Gleason explains why Oregon Ice Cream opted to make its novelties by extrusion rather than molding: “Extrusion technology improves the texture of high- and low-butterfat ice cream items that have lower overrun as the ice cream is extruded at a lower temperature than a fill from a molded system, 19 to 22 degrees. Then the ice cream is immediately frozen in a -45 to -50 degree spiral before coating is applied. This colder process keeps the ice cream from forming ice crystals and makes the product creamier.”

Though an extrusion system costs more to operate compared to a Vitaline-type system, the advantages are many. “The other key flexibility is that creating new shapes only requires one forming head in the shape of the item versus thousands of new molds, making it much easier and cost-effective to adapt shapes and styles,” Gleason says. “The maintenance expense is higher on the extrusion machine due to the many more synchronized ‘stations’ and electronics used to control the advance automation.”

With the extrusion machines on the perimeter of the plant floor, moveable lines are set up as required in the center to fill containers like pints, quarts and scrounds. During this particular visit, a scround line is filling 48-ounce packages of Alden’s Ice Cream, one of the company’s newest products that has really taken off in the marketplace.

“We thought it was just the right size for families,” Gleason says. “Plus, for organic, we’re trying to keep the price point reachable.”

Keeping pace

As product development has progressed and demand has increased, keeping new levels of production reachable has meant making constant upgrades to the half-century-old plant. “Since 1997, when we had only one production line for packaged ice cream and produced about 3 million gallons annually, we have gone through four plant expansions,” Gleason says. “Now we’re manufacturing over 10 million gallons, plus 60 million novelty units.”

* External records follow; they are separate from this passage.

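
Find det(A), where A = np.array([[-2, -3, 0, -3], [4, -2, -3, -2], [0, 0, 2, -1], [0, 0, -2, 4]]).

|A| = 96

A is block upper-triangular with a 2×2 block and a 2×2 block on the diagonal, so its determinant equals the product of the determinants of the diagonal blocks.
det of the 2×2 block = 16
det of the 2×2 block = 6
det = (16)·(6) = 96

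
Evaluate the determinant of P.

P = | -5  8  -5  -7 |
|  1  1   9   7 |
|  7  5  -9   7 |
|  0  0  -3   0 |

Expand along row 4 (it has 3 zeros):
  − (-3) · M_43   where M_43 = det([-5 8 -7; 1 1 7; 7 5 7]) = 490
det = (-1)·(-3)·(490) = 1470

The determinant is 1470.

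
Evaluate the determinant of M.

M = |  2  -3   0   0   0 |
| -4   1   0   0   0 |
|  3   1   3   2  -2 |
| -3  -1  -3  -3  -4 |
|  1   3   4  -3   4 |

M is block lower-triangular with a 2×2 block and a 3×3 block on the diagonal, so its determinant equals the product of the determinants of the diagonal blocks.
det of the 2×2 block = -10
det of the 3×3 block = -122
det = (-10)·(-122) = 1220

det(M) = 1220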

Working with plant personnel is the R&D team, which develops not only new products but the processes by which they can be manufactured. “We have developed innovative ways to manufacture a variety of ‘firsts,’” Gleason says. “For example, we developed technology to extrude fruit sorbet – something we have not seen anywhere else in the world.”

As the company continues to grow, it will invest in the necessary equipment; Gleason preferred to keep details of any future projects confidential.

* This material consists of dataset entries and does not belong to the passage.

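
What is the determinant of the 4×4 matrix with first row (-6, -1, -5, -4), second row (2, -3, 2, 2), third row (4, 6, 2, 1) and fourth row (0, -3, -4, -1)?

Expand along row 4 (it has 1 zero):
  + (-3) · M_42   where M_42 = det([-6 -5 -4; 2 2 2; 4 2 1]) = -2
  − (-4) · M_43   where M_43 = det([-6 -1 -4; 2 -3 2; 4 6 1]) = -12
  + (-1) · M_44   where M_44 = det([-6 -1 -5; 2 -3 2; 4 6 2]) = -16
det = (+1)·(-3)·(-2) + (-1)·(-4)·(-12) + (+1)·(-1)·(-16) = -26

-26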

Investment of time and resources is also made to ensure employee safety. “We have a complete safety team that included a safety manager and personnel from all departments of our plant operations that has input on these issues,” Gleason explains. “Management fully supports the programs and recommendations.”

On the food safety side, sanitation is key to plant operations; the company employs extensive HACCP and sampling programs, plus environmental swabbing reporting.

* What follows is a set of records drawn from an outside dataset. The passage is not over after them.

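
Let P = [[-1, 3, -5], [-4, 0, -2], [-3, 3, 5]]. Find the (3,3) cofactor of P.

12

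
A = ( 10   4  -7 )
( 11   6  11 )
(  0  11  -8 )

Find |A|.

Expand along row 3:
  − 11 · |10 -7; 11 11| = −11·(110 − (-77)) = -2057
  + (-8) · |10 4; 11 6| = (-8)·(60 − 44) = -128
Sum: (-2057) + (-128) = -2185

det(A) = -2185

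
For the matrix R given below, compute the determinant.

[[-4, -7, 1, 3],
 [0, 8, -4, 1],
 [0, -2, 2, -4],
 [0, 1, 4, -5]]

Expand along column 1 (it has 3 zeros):
  + (-4) · M_11   where M_11 = det([8 -4 1; -2 2 -4; 1 4 -5]) = 94
det = (+1)·(-4)·(94) = -376

|R| = -376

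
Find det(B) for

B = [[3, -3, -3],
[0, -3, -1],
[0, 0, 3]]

-27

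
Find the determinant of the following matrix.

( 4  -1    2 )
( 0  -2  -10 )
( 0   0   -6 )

The matrix is upper triangular, so the determinant is the product of the diagonal entries:
det = (4) · (-2) · (-6) = 48

The determinant is 48.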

And beyond high marks from Cornucopia for its commitment to organic standards, Oregon Ice Cream strives to ensure the integrity of all components of the manufacturing process. “We utilize many auditing tools in relation to receiving, pathogen swabbing and inspection of inbound materials,” Gleason says. “Due to being an organically certified producer that produces organically certified products, we have the luxury on the organic side of inspectors by our certifiers and others that inspect the supply sources of much of what we purchase.”

As organics show staying power as a niche market successfully working its way into the mainstream, Oregon Ice Cream is poised to be a leader in its segment – a little giant in the shadow of a contracting industry. Staying a step ahead with its manufacturing processes and product development is giving the company a crucial edge with its customers.

At A Glance

Oregon Ice Cream Co.
Location: Eugene, Ore.
Year opened: 1956
Size: 68,000 square feet
Number of employees: 150 (up to 200 in peak season)
Products made: 3- and 4-gallon tubs, 56 ounce, 5 quart, 48 ounce, quarts, pints, small cups (3 to 10 ounces), extruded bars and sandwiches.
Total processing capacity: 12 million gallons packaged, 80 million novelties.
Pasteurization: HTST, two systems.
Filling/packaging lines: Five (three packaged ice cream, two Hoyer extruded novelty lines).
Storage capacity: Freezer storage 2,500 pallet spaces.